The Elvis Latte

by AJ Dresser

When I have a bad day, I go to Starbucks and fuck with them. On those days, I refer to the hut as Starfucks. There's a lotta stars out here in LaLaLand, so the name fits on any day, bad or not. There's always some sleezy fucker trying to pull off that he's a bygone 70s TV star or one-hit 80s pop wonder. And there's always some stupid ditz buying his shit lines and following him outta there to his way-outdated used convertible. Truth is, the top's always down because the damn thing got dryrot and he ripped it all off long ago.

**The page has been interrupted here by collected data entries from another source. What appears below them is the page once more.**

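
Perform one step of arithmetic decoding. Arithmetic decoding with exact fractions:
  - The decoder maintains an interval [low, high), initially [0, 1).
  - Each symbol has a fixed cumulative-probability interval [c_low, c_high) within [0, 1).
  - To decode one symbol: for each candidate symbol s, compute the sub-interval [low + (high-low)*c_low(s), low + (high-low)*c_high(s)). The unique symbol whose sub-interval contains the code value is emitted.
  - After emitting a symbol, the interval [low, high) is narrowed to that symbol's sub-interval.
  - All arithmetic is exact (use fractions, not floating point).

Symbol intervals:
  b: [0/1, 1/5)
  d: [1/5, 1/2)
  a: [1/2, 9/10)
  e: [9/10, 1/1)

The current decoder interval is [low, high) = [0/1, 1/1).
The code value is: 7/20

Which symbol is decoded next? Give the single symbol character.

Interval width = high − low = 1/1 − 0/1 = 1/1
Scaled code = (code − low) / width = (7/20 − 0/1) / 1/1 = 7/20
  b: [0/1, 1/5) 
  d: [1/5, 1/2) ← scaled code falls here ✓
  a: [1/2, 9/10) 
  e: [9/10, 1/1) 

Answer: d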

So yesterday I got written off the show and decided to take revenge on the still-employed. I went to SF and ordered a double tall skim soy no-whip banana peanut butter latte.

"Name?" she asked, not at all thrown at my bizarre request. Her blase tone strummed the last note of my too-tight nerves. She could've at least pretended to be put out.

"Elvis," I told her. That'll teach her, I thought, quite pleased at my sophomoric humor. I planned to split, leaving her to scream out for Elvis for the next hour. Instead, her eyes widened in shock. Or maybe it was admiration. My head jerked toward the door, looking for a real star. Nope, it was just me wetting her panties. Ryan McCreedy aka Elvis. 

She was too young to know that Elvis is dead. But not too young to take home and fuck like the star that I used to be. Ah, fame.